Le directeur général d’une résidence pour personnes âgées de l’Est de Montréal est accusé d’avoir facturé au réseau de la santé de faux services, notamment des bains et des toilettes, pour des patients qui étaient absents de son établissement. Selon un témoignage recueilli par la police, personne au CIUSSS ne vérifiait si les services étaient bien rendus avant de payer.

L’affaire découle d’une enquête menée depuis un an par l’Unité permanente anticorruption (UPAC). La police avait d’abord été alertée en mars 2022 par le Protecteur du citoyen, qui avait obtenu des informations sur la résidence Les Jardins de Jouvence de Montréal, un établissement privé d’une soixantaine de places situé dans l’arrondissement de Mercier–Hochelaga-Maisonneuve.
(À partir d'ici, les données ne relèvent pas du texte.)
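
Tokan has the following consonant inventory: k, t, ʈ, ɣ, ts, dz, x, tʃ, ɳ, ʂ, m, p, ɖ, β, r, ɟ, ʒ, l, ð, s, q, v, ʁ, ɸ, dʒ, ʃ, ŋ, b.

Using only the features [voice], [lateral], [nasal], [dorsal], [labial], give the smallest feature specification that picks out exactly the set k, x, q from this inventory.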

Selon des documents d’enquête déposés au palais de justice de Montréal, une témoin aurait découvert des malversations dans la comptabilité de la résidence. Le directeur général, Paul Asselin, aurait facturé au CIUSSS de l’Est-de-l’île-de-Montréal des bains, des toilettes et de l’aide au repas pour certains patients, alors que ceux-ci ne recevaient rien de ces services et n’étaient même plus présents dans l’établissement.

Les dépenses facturées font effectivement partie des services aux résidants qui peuvent être remboursés par le réseau de la santé en vertu d’une entente avec les résidences privées pour aînés. La dénonciatrice qui a alerté les policiers a toutefois expliqué que le CIUSSS ne faisait à peu près aucune vérification avant de payer les factures envoyées par la résidence, à même les fonds publics. Le directeur général n’avait donc aucun mal à se faire payer des services fictifs.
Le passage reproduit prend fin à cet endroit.